Every elected and appointed official in the state of Georgia should know the name Jenna Garland.
Anyone who holds public office, works in government offices, and most especially every public records custodian, should pay very close attention.
Garland is the first person to be prosecuted and found guilty of violating the Georgia Open Records Act, following the first-ever criminal investigation for Sunshine Law violations by the Georgia Bureau of Investigation.
Violating open government laws in Georgia is no laughing matter.
It is criminal.
Garland, the press secretary during former Atlanta Mayor Kasim Reed’s administration, told another city employee in March 2017 to intentionally delay handing over public records that had been requested by the media.
In a nutshell, when WSB-TV in Atlanta had made a public records request that could have produced documents embarrassing to the mayor and the city, Garland sent a message to another official telling her “drag this out as long as possible” and “provide information in the most confusing format available.”
Garland has now been ordered to pay total fines of $1,500 for two misdemeanor violations and she received no probation or jail time.
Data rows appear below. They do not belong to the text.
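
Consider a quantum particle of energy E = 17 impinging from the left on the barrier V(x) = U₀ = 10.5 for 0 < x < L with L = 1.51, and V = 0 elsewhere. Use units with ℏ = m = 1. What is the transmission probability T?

T = 0.879

E > U₀: inside the barrier k₂ = √(2m(E − U₀))/ℏ = 3.606, k₂L = 5.444.
Matching at both interfaces gives T⁻¹ = 1 + U₀² sin²(k₂L) / [4E(E − U₀)] = 1.138, hence T = 0.879.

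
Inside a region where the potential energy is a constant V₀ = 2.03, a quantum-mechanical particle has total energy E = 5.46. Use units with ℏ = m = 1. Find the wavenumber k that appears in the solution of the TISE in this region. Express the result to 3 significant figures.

With E > V₀ the solution is oscillatory, ψ ∝ e^{±ikx} with k = √(2m(E − V₀))/ℏ.
k = √(2 × 1 × 3.43) = 2.619.

k = 2.62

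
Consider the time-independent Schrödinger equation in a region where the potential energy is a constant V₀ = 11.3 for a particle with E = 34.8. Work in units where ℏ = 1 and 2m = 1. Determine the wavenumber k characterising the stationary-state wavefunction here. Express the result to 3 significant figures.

k = 4.85

With E > V₀ the solution is oscillatory, ψ ∝ e^{±ikx} with k = √(2m(E − V₀))/ℏ.
k = √(2 × 0.5 × 23.5) = 4.848.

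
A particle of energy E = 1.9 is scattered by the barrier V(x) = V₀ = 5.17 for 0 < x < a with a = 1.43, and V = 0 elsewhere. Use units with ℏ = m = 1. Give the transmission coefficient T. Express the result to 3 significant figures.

Since E < V₀ the interior solution is evanescent with decay constant κ = √(2m(V₀ − E))/ℏ = 2.557.
κa = 3.657, sinh(κa) = 19.36.
The exact tunnelling result is T⁻¹ = 1 + V₀² sinh²(κa) / [4E(V₀ − E)] = 404.1, so T = 0.00247.

T = 0.00247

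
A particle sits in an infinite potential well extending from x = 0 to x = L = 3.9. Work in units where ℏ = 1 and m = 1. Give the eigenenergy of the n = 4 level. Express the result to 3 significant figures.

E = 5.19

Requiring ψ(0) = ψ(L) = 0 quantises k = nπ/L, hence E_n = ℏ²k²/2m = n²π²ℏ²/(2mL²).
E_4 = 4² × π² / (2 × 1 × 3.9²) = 5.191.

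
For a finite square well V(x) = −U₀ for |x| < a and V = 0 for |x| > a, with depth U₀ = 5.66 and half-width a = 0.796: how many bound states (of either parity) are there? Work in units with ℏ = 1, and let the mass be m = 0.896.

N = 2

The dimensionless depth is z₀ = a√(2mU₀)/ℏ = 0.796 × √(10.14) = 2.535.
The even/odd transcendental equations gain one root per π/2 in z₀, giving N = 1 + ⌊2z₀/π⌋ = 1 + ⌊1.614⌋ = 2.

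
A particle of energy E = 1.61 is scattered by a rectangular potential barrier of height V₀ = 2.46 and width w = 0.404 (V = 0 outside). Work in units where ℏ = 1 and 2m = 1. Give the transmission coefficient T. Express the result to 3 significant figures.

T = 0.862

E < V₀: inside the barrier ψ ∝ e^{±κx} with κ = √(2m(V₀ − E))/ℏ = 0.9220.
κw = 0.3725, sinh(κw) = 0.3811.
The exact tunnelling result is T⁻¹ = 1 + V₀² sinh²(κw) / [4E(V₀ − E)] = 1.161, so T = 0.862.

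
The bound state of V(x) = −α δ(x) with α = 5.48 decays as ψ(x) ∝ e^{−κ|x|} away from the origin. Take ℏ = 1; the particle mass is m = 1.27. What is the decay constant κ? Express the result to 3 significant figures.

κ = 6.96

Integrating the TISE across x = 0 gives the cusp condition ψ'(0⁺) − ψ'(0⁻) = −(2mα/ℏ²)ψ(0).
With ψ ∝ e^{−κ|x|} this yields −2κ = −2mα/ℏ², so κ = mα/ℏ² = 6.960.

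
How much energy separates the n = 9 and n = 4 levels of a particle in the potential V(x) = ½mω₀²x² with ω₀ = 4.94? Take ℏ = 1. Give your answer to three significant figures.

E_n = ℏω₀(n + ½), so ΔE = (9 − 4) ℏω₀ = 5 × 4.94 = 24.70.

ΔE = 24.7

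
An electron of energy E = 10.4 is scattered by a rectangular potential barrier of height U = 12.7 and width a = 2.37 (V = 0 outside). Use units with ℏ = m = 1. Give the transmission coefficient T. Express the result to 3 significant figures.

Since E < U the interior solution is evanescent with decay constant κ = √(2m(U − E))/ℏ = 2.145.
κa = 5.083, sinh(κa) = 80.63.
Matching ψ, ψ′ at both faces gives T = [1 + U² sinh²(κa) / (4E(U − E))]⁻¹ = 1/10960 = 0.0000912.

T = 0.0000912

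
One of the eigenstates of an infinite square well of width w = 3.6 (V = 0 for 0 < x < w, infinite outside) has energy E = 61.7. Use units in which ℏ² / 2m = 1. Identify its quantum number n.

n = 9

From E_n = n²π²ℏ²/(2mw²) invert to n = √(2mw²E)/(πℏ).
n = (3.6/π) × √(2 × 0.5 × 61.7) = 9.001 → n = 9.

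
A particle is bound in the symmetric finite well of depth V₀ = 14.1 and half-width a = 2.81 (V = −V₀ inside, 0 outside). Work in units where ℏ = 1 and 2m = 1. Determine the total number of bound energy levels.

N = 7

Define the well-strength parameter z₀ = (a/ℏ)√(2mV₀) = 2.81 × √(2·0.5·14.1) = 10.55.
A new bound state (alternating even/odd) appears each time z₀ passes a multiple of π/2, so N = ⌊2z₀/π⌋ + 1 = ⌊6.717⌋ + 1 = 7.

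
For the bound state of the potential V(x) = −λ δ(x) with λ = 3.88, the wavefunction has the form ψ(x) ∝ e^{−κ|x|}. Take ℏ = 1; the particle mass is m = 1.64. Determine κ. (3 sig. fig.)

Integrate −(ℏ²/2m)ψ'' − λδ(x)ψ = Eψ from −ε to +ε: the ψ'' term gives ψ'(0⁺) − ψ'(0⁻) and the δ term gives −(2mλ/ℏ²)ψ(0).
With ψ ∝ e^{−κ|x|} this yields −2κ = −2mλ/ℏ², so κ = mλ/ℏ² = 6.363.

κ = 6.36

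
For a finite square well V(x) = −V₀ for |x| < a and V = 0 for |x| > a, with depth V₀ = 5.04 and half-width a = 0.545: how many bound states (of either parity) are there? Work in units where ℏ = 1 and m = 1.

N = 2

The dimensionless depth is z₀ = a√(2mV₀)/ℏ = 0.545 × √(10.08) = 1.730.
A new bound state (alternating even/odd) appears each time z₀ passes a multiple of π/2, so N = ⌊2z₀/π⌋ + 1 = ⌊1.102⌋ + 1 = 2.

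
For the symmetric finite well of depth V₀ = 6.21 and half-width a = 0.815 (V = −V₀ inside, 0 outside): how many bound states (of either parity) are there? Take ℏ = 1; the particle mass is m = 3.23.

N = 4

Define the well-strength parameter z₀ = (a/ℏ)√(2mV₀) = 0.815 × √(2·3.23·6.21) = 5.162.
A new bound state (alternating even/odd) appears each time z₀ passes a multiple of π/2, so N = ⌊2z₀/π⌋ + 1 = ⌊3.286⌋ + 1 = 4.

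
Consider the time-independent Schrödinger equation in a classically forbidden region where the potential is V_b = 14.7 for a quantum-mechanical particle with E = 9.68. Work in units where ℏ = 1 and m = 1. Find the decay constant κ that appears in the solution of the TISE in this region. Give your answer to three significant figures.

Since E < V_b the TISE in this region is ψ'' = κ²ψ with κ = √(2m(V_b − E))/ℏ.
κ = √(2 × 1 × 5.02) = 3.169.

κ = 3.17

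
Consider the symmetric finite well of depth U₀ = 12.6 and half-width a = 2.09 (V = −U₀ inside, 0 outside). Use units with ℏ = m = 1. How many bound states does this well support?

Define the well-strength parameter z₀ = (a/ℏ)√(2mU₀) = 2.09 × √(2·1·12.6) = 10.49.
The even/odd transcendental equations gain one root per π/2 in z₀, giving N = 1 + ⌊2z₀/π⌋ = 1 + ⌊6.679⌋ = 7.

N = 7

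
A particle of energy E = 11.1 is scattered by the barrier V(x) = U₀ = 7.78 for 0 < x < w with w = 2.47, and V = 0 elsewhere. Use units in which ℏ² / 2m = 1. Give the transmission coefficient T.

Above the barrier the interior wavenumber is k₂ = √(2m(E − U₀))/ℏ = 1.822, giving phase k₂w = 4.501.
Matching at both interfaces gives T⁻¹ = 1 + U₀² sin²(k₂w) / [4E(E − U₀)] = 1.392, hence T = 0.718.

T = 0.718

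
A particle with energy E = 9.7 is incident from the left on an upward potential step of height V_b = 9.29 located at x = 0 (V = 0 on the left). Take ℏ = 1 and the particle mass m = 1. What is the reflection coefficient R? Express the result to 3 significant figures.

R = 0.434

The wavenumbers are k₁ = √(2mE)/ℏ = 4.405 on the left and k₂ = √(2m(E − V_b))/ℏ = 0.9055 on the right.
Continuity of ψ and ψ′ at the step yields the reflection amplitude r = (k₁ − k₂)/(k₁ + k₂) = 0.6589; thus R = |r|² = 0.4342, T = 0.5658.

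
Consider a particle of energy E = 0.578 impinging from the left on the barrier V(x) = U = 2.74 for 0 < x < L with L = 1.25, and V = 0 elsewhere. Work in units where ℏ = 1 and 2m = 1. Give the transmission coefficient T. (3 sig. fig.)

Since E < U the interior solution is evanescent with decay constant κ = √(2m(U − E))/ℏ = 1.470.
κL = 1.838, sinh(κL) = 3.062.
Matching ψ, ψ′ at both faces gives T = [1 + U² sinh²(κL) / (4E(U − E))]⁻¹ = 1/15.08 = 0.0663.

T = 0.0663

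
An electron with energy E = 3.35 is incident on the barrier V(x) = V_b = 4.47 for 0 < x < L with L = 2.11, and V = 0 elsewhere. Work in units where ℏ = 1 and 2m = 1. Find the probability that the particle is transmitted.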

In many respects, though convicted, you might say she got off light, because criminal violations of the open government laws in Georgia are misdemeanors punishable by up to $1,000 for just the first violation. A penalty of up to $2,500 may be imposed for each additional violation within a 12-month period. Similar fines can be imposed for violations of the Open Meetings Act.
This verdict sends a strong message to government officials across the state of Georgia that they can be held criminally liable for blocking the public’s right to know.
A person can violate the law not only by withholding records or meeting secretly but by frustrating or attempting to frustrate the public’s access to records and meetings.
This conviction is a watershed moment as it relates to the enforcement of the Sunshine Law in Georgia.
Obstructing the public’s right to know is not only wrong, it is criminal.
This case did not even involve an out-and-out records denial. It was all about stalling, or delaying, an open records request.
This criminal conviction should be a wake-up call to every member of city council, county commission, city and county office staff, board of education, school system central office staff, every appointed authority, commission and committee of local government and every records custodian in every jurisdiction in the state of Georgia.
“Openness and transparency in government are vital to upholding the public trust,” state Attorney General Chris Carr said in a statement back when the findings by the GBI were released following the investigation into the criminal behavior. “I am confident that this action sends a clear message that the Georgia Open Records Act will be enforced.”
All elected and appointed officials, along with all records custodians must pay very close attention and to show the utmost respect for and compliance with the Georgia Open Records Act and Open Meetings Act.
Georgia First Amendment Foundation President Richard Griffiths said it best, “Normally, no one wins in a criminal case, but this is a win. It is a reaffirmation that the public’s records belong to the public.”
CNHI Deputy National Editor Jim Zachary is the editor of The Valdosta Daily Times and president-elect of the Georgia First Amendment Foundation.